# Slide in truck campers



## BleednGreen68 (Apr 19, 2010)

Well lookin into truck campers. Yea they dont have a lot of room but I would have a 4x4 camper for mountain trails. Do any of you have one of these? I want a pop up truck camper since they are lighter than hard walled campers. Any particular brands to look for or stay away from? I have a 99 F250 4x4 ext cab short bed. And I would be doin upgrades to the truck like airbags and sway bars. I would still be able to pull my enclosed trailer too.


----------



## drtj (May 3, 2009)

Rock out with your 4x4 A-Team van:band:


----------



## depthfinder (Mar 1, 2011)

http://capricamper.com/index.html
I used one of these for a couple years when following a rodeo circut.I pulled a 3 horse slant Sundowner with 3 horses,300+lbs of feed,and tack hundreds of miles.There verry nice and verry light.Almost everyone i know uses them.Hope this helps.Good Luck


----------



## depthfinder (Mar 1, 2011)

http://capricamper.com/rodeo.html
Here is the one i used.It was me and my team roping partner(my cousin).We are both over 6' and it was still pretty roomy.


----------



## BleednGreen68 (Apr 19, 2010)

drtj said:


> Rock out with your 4x4 A-Team van:band:


Hahaha that would be awesome!
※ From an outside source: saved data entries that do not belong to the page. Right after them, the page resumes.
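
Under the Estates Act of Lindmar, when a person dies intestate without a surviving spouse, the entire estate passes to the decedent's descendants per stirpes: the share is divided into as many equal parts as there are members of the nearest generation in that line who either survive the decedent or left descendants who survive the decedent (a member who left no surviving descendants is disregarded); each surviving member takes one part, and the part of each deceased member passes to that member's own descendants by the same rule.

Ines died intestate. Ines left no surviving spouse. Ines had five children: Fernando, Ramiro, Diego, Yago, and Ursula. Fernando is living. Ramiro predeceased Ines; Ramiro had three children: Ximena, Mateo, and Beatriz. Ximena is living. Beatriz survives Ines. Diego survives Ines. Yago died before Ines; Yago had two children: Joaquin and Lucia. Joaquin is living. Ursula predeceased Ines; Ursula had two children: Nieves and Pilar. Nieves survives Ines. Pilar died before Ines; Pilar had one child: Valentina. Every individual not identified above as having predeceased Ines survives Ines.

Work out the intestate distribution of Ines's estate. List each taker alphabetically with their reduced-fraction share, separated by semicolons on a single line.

Beatriz 1/15; Diego 1/5; Fernando 1/5; Joaquin 1/10; Lucia 1/10; Mateo 1/15; Nieves 1/10; Valentina 1/10; Ximena 1/15

There is no surviving spouse, so the entire estate passes to Ines's descendants per stirpes.
The estate is divided into 5 equal shares of 1/5 among Fernando, Ramiro, Diego, Yago, Ursula.
Fernando is living and takes 1/5.
Ramiro predeceased; the 1/5 allotted to Ramiro's branch passes to Ramiro's issue by representation.
The 1/5 is divided into 3 equal shares of 1/15 among Ximena, Mateo, Beatriz.
Ximena is living and takes 1/15.
Mateo is living and takes 1/15.
Beatriz is living and takes 1/15.
Diego is living and takes 1/5.
Yago predeceased; the 1/5 allotted to Yago's branch passes to Yago's issue by representation.
The 1/5 is divided into 2 equal shares of 1/10 among Joaquin, Lucia.
Joaquin is living and takes 1/10.
Lucia is living and takes 1/10.
Ursula predeceased; the 1/5 allotted to Ursula's branch passes to Ursula's issue by representation.
The 1/5 is divided into 2 equal shares of 1/10 among Nieves, Pilar.
Nieves is living and takes 1/10.
Pilar predeceased; the 1/10 allotted to Pilar's branch passes to Pilar's issue by representation.
Valentina is the sole taker at this level and receives the full 1/10.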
I was gonna fix it up but I stripped the interior and so much rust just wasnt worth messin with. I will just run it till the body rusts off and find some other body to stick on it. Maybe a 92 and up body. Or possibly a old stationwagon hehe:saevilw:. I barely drive the tank anymore. I still need to re register it too dang it!


----------



## BleednGreen68 (Apr 19, 2010)

depthfinder said:


> http://capricamper.com/index.html
> I used one of these for a couple years when following a rodeo circut.I pulled a 3 horse slant Sundowner with 3 horses,300+lbs of feed,and tack hundreds of miles.There verry nice and verry light.Almost everyone i know uses them.Hope this helps.Good Luck


Thanks for the link and info! Those look like great campers! Def light weight too. The price is great too. Do you still have the camper?


----------



## depthfinder (Mar 1, 2011)

No i sold my whole rig(truck w/camper) when i joined the army.If you have any AG expos,4H shows,or rodeos,around you going on people usually have them for sale.They last a long time as well.So you dont have to worrie about buying something thats raged out even if it used.


----------



## greenkitty7 (Jan 26, 2011)

drtj said:


> Rock out with your 4x4 A-Team van:band:


laugh all you want, you may be sleeping in one at doles!


----------



## drtj (May 3, 2009)

greenkitty7 said:


> laugh all you want, you may be sleeping in one at doles!


 
Lol. I'm game for it. I can pretty much sleep anywhere as long as it aint hot.:bigok:


----------